Nowa informacja została zapisana w polu morfogenetycznym?

- Dzisiaj, opierając się na teorii pól morfogenetycznych Ruperta Sheldrake’a, moglibyśmy tak powiedzieć – nowa informacja została zapisana w energetycznym polu pamięci, tzw. polu morfogenetycznym. Od tamtego momentu każda nowo narodzona istota ludzka przychodzi na świat, na poziomie ducha, z informacją: Miłość jest najważniejszym boskim przykazaniem. Co z nią zrobi, to już inna sprawa, bo ma przecież wolną wolę.
A wszystko zaczęło się tamtej nocy, z soboty na niedzielę, gdy Chrystus zmartwychwstał. Duch zatriumfował nad Materią! To wydarzenie sprzed 2000 lat, niepojęte dla rozumu, które można przyjąć tylko wierzącym sercem, stało się początkiem nowej religii. Chrześcijaństwa.

Dla chrześcijan Wielkanoc to nie tylko Wielka Noc…

- Początkiem świąt jest dla chrześcijan Niedziela Palmowa, obchodzona na pamiątkę wjazdu Jezusa do Jerozolimy i rozpoczynająca Wielki Tydzień. Najważniejsze trzy dni Wielkiego Tygodnia to tak zwane Triduum Paschalne – Wielki Czwartek, Wielki Piątek i Wielka Sobota. W Wielki Czwartek najważniejsza jest wieczorna msza święta, sprawowana na pamiątkę Ostatniej Wieczerzy, którą Jezus spożywał ze swoimi uczniami. W trakcie tej wieczerzy pobłogosławił chleb i rozdał go współbiesiadnikom mówiąc, że to jego ciało, a pobłogosławione wino nazwał swoją krwią. W ten sposób ustanowił Eucharystię. Równocześnie nakazał swoim uczniom: To czyńcie na moją pamiątkę, ustanawiając kapłaństwo. Po homilii w Wielki Czwartek główny celebrans (papież, biskup, proboszcz, przeor) umywa i całuje stopy dwunastu mężczyznom – na pamiątkę gestu Chrystusa, który umył nogi swoim dwunastu apostołom. W ten sposób pokazał swoim uczniom, że we wspólnocie ludzi wierzących mają pełnić oni rolę służebną. Po mszy świętej Najświętszy Sakrament zostaje przeniesiony do tzw. Ciemnicy, gdzie adorują go zgromadzeni w kościele wierni.
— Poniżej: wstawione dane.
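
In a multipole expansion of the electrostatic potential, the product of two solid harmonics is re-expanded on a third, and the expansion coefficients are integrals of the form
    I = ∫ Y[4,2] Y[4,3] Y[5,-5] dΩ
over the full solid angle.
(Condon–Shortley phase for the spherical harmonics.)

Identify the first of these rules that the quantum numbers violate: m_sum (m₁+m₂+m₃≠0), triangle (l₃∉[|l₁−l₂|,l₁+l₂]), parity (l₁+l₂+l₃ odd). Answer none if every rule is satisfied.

parity

Σmᵢ = 0  ✓
l₃∈[|l₁−l₂|,l₁+l₂]=[0,8], have l₃=5  ✓
Σlᵢ = 13 ⇒ odd  ✗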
 Czego uczy nas dziś Wielki Piątek?

- To dzień Męki Pańskiej. Każdy chrześcijanin powinien w tym dniu, chociaż raz w życiu, „pójść” za Chrystusem drogą prowadzącą na Golgotę. Dla ludzi o wrażliwym sercu to ogromne przeżycie zmieniające odbiór świata. Kto w wyobraźni przejdzie z Jezusem tę pełną bólu, cierpienia i łez drogę, nie będzie w stanie przejść obojętnie wobec cierpienia spotykanych w życiu ludzi. Nieludzko udręczony człowiek, od świtu bity i poniewierany, z cierniową koroną na głowie, wlecze samotnie swój krzyż na miejsce kaźni. Opuszczony przez wszystkich, którzy szli za Nim, którzy słuchali Jego nauki, którzy byli świadkami czynionych przezeń cudów. Nawet Jego uczniowie ukrywają się wśród tłumu obojętnych gapiów. Obserwując tę scenę, myślimy oburzeni: Jak oni tak mogli, po tym wszystkim co dla nich uczynił? I wtedy spotykamy się z pełnym miłości spojrzeniem Jezusa, którym obdarza Piotra, gdy ten się Jego zaparł. I nagle rozumiemy, że to MIŁOŚĆ. Jezus cieszy się z ocalenia swojego ucznia. Tym spojrzeniem błogosławi go. Niepotrzebna Mu jego śmierć. Patrzymy potem na Jego Matkę, udręczoną niewyobrażalnym bólem, gdy stoi pod krzyżem swojego jedynego syna. Każda matka na świecie wyobrażając sobie tę scenę, przeżyje przeszywający serce ból. Ale też każda osoba, która współodczuje ten ból, będzie w stanie zrozumieć i przeżyć radość Zmartwychwstania.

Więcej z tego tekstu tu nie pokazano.